The events date back to June 23, when Indra’s shareholder meeting agreed to fire four independent directors at the off-the-agenda proposal of the shareholder of the company Amber Capital. The meeting rejected the re-election of an independent director and approved the appointment of its own director on the proposal, in addition to the agenda, of another shareholder, Sapa Placencia, SL (SAPA).
In said agreements, three major shareholders of the company, Sociedad Estatal de Participaciones Industriales (SEPI), SAPA and Amber Capital, voted in the same direction, achieving the necessary majority to move them forward.
On June 25, the resignation of another independent director took place and on June 28, the resignation of another independent director was announced with effect no later than October 30, 2022 (the resignation was formalized on October 27, 2022).

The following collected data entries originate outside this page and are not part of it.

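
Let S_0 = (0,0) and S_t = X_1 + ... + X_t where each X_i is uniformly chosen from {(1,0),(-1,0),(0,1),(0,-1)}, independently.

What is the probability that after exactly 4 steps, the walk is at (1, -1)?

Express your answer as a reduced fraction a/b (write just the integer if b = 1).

Answer: 3/32

Derivation:
Let h be the number of horizontal steps (so 4-h are vertical). To end at (1,-1) need (h+1)/2 right-steps and ((4-h)-1)/2 up-steps.
Sum over h with 1 ≤ h ≤ 3, h ≡ 1 (mod 2), 4-h ≡ 1 (mod 2):
h=1: C(4,1)·C(1,1)·C(3,1) = 4·1·3 = 12
h=3: C(4,3)·C(3,2)·C(1,0) = 4·3·1 = 12
Total favorable: 24
Total paths: 4^4 = 256
P = 24/256 = 3/32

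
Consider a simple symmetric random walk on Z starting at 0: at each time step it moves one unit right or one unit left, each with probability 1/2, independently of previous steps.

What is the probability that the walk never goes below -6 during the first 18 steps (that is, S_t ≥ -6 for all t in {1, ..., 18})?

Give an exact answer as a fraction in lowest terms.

Let f(t,s) = #length-t paths at position s with S_1..S_t all ≥ -6.
f(t,s) = f(t-1,s-1) + f(t-1,s+1) for s ≥ -6; f(t,s) = 0 for s < -6.
t=0: f(0,0)=1
t=1: f(1,-1)=1 f(1,1)=1
t=2: f(2,-2)=1 f(2,0)=2 f(2,2)=1
t=3: f(3,-3)=1 f(3,-1)=3 f(3,1)=3 f(3,3)=1
t=4: f(4,-4)=1 f(4,-2)=4 f(4,0)=6 f(4,2)=4 f(4,4)=1
t=5: f(5,-5)=1 f(5,-3)=5 f(5,-1)=10 f(5,1)=10 f(5,3)=5 f(5,5)=1
t=6: f(6,-6)=1 f(6,-4)=6 f(6,-2)=15 f(6,0)=20 f(6,2)=15 f(6,4)=6 f(6,6)=1
t=7: f(7,-5)=7 f(7,-3)=21 f(7,-1)=35 f(7,1)=35 f(7,3)=21 f(7,5)=7 f(7,7)=1
t=8: f(8,-6)=7 f(8,-4)=28 f(8,-2)=56 f(8,0)=70 f(8,2)=56 f(8,4)=28 f(8,6)=8 f(8,8)=1
t=9: f(9,-5)=35 f(9,-3)=84 f(9,-1)=126 f(9,1)=126 f(9,3)=84 f(9,5)=36 f(9,7)=9 f(9,9)=1
t=10: f(10,-6)=35 f(10,-4)=119 f(10,-2)=210 f(10,0)=252 f(10,2)=210 f(10,4)=120 f(10,6)=45 f(10,8)=10 f(10,10)=1
t=11: f(11,-5)=154 f(11,-3)=329 f(11,-1)=462 f(11,1)=462 f(11,3)=330 f(11,5)=165 f(11,7)=55 f(11,9)=11 f(11,11)=1
t=12: f(12,-6)=154 f(12,-4)=483 f(12,-2)=791 f(12,0)=924 f(12,2)=792 f(12,4)=495 f(12,6)=220 f(12,8)=66 f(12,10)=12 f(12,12)=1
t=13: f(13,-5)=637 f(13,-3)=1274 f(13,-1)=1715 f(13,1)=1716 f(13,3)=1287 f(13,5)=715 f(13,7)=286 f(13,9)=78 f(13,11)=13 f(13,13)=1
t=14: f(14,-6)=637 f(14,-4)=1911 f(14,-2)=2989 f(14,0)=3431 f(14,2)=3003 f(14,4)=2002 f(14,6)=1001 f(14,8)=364 f(14,10)=91 f(14,12)=14 f(14,14)=1
t=15: f(15,-5)=2548 f(15,-3)=4900 f(15,-1)=6420 f(15,1)=6434 f(15,3)=5005 f(15,5)=3003 f(15,7)=1365 f(15,9)=455 f(15,11)=105 f(15,13)=15 f(15,15)=1
t=16: f(16,-6)=2548 f(16,-4)=7448 f(16,-2)=11320 f(16,0)=12854 f(16,2)=11439 f(16,4)=8008 f(16,6)=4368 f(16,8)=1820 f(16,10)=560 f(16,12)=120 f(16,14)=16 f(16,16)=1
t=17: f(17,-5)=9996 f(17,-3)=18768 f(17,-1)=24174 f(17,1)=24293 f(17,3)=19447 f(17,5)=12376 f(17,7)=6188 f(17,9)=2380 f(17,11)=680 f(17,13)=136 f(17,15)=17 f(17,17)=1
t=18: f(18,-6)=9996 f(18,-4)=28764 f(18,-2)=42942 f(18,0)=48467 f(18,2)=43740 f(18,4)=31823 f(18,6)=18564 f(18,8)=8568 f(18,10)=3060 f(18,12)=816 f(18,14)=153 f(18,16)=18 f(18,18)=1
Σ_s f(18,s) = 236912
P = 236912/262144 = 14807/16384

Answer: 14807/16384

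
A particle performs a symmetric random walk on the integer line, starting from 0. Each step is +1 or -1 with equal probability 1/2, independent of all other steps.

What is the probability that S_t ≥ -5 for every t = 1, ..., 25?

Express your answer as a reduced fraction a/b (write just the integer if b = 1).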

As a result of the foregoing, Indra’s board of directors went from thirteen to eight directors, the minimum foreseen in the Articles of Association, drastically reducing the number of independent directors from eight to just two directors.
According to the CNMV, the investigation conducted “proves that the shareholders SEPI, SAPA and Amber” cooperated in the implementation of the redundancies” in Indra, “with the active participation of the president of Indra”, with whom several of the dismissed directors they had persistent disagreements about the board since their appointment.
However, the body indicates that even if such cooperation exists, “there is currently not enough evidence to consider the agreement as a joint action to control Indra’s management”.